As with its German rivals, the Cadillac plan would target so-called “white space,” or niches that the brand hasn’t traditionally competed in, and it could soon add “coupes and convertibles…and a number of performance cars” that would expand the current V-Series line-up. A new ATS-V is expected to debut at the upcoming Detroit Auto Show, along with a version of the latest CTS sedan.
Those two models will share the spotlight with an all-new flagship sedan that GM last week confirmed it will put into production late in 2015 at its upgraded Detroit-Hamtramck Assembly Plant.
(For more on the new Cadillac flagship, Click Here.)
The still-unnamed flagship is expected to introduce Cadillac’s new Super Drive technology in 2017, a system which will permit hands-free operation on freeways. Technology will become even more of a key to Cadillac’s product renaissance going forward, brand officials have stressed. The CTS line will be the first to offer Vehicle-to-Vehicle, or V2V, technology that would allow a motorist to get a heads-up on traffic and weather conditions, among other things.

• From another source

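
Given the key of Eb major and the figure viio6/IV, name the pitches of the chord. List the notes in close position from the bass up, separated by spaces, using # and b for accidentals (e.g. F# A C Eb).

Bb Db G

The slash marks an applied leading-tone chord: viio of IV. In Eb major, IV is Ab, so the leading tone to it is G, a half step below.
Building a diminished triad on G gives G-Bb-Db.
The figured bass 6 indicates first inversion, placing the third (Bb) in the bass: Bb-Db-G.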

The flagship model will land above the current XTS model in the Cadillac line-up – that current front-drive sedan model expected to go away or be replaced later in the decade. But while target the top of the Mercedes line, the formidable S-Class, de Nysschen revealed that Cadillac is looking to push even higher into the luxury market.

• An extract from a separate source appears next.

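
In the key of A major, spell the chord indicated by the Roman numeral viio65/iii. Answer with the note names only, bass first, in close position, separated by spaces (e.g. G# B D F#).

D# F# A B#

viio65/iii is a secondary leading-tone chord. The target iii is C# in A major; the applied chord is rooted a semitone below, on B#.
Building a fully diminished seventh chord on B# gives B#-D#-F#-A.
The figured bass 65 indicates first inversion, placing the third (D#) in the bass: D#-F#-A-B#.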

“I quite readily envision a Cadillac positioned above the car we’ll be launching next year.”
The executive didn’t discuss the price tag for all of Cadillac’s product plans, but it is expected to run into the billions of dollars. The upgrades at the Detroit plant needed to produce the new flagship will come to nearly $400 million. (That figure allowing other new products to roll off the line, as well.)
But de Nysschen stressed that GM cannot afford to sidestep this product program, which he described as “an investment in generating the future profitability for the corporation.
Luxury models currently account for just 10% of global car sales. But they generate as much as half of industry profits, depending upon the company. Going forward, as GM presses to become even more of a global manufacturer, it needs to put more emphasis on luxury, insisted de Nysschen.
That is all the more important for Cadillac. Its current line-up is totally “U.S.-centric,” he said. With Cadillac pressing into China and other parts of the world, its future product mix will have to be far more diverse and extensive if the brand hopes to deliver on its potential.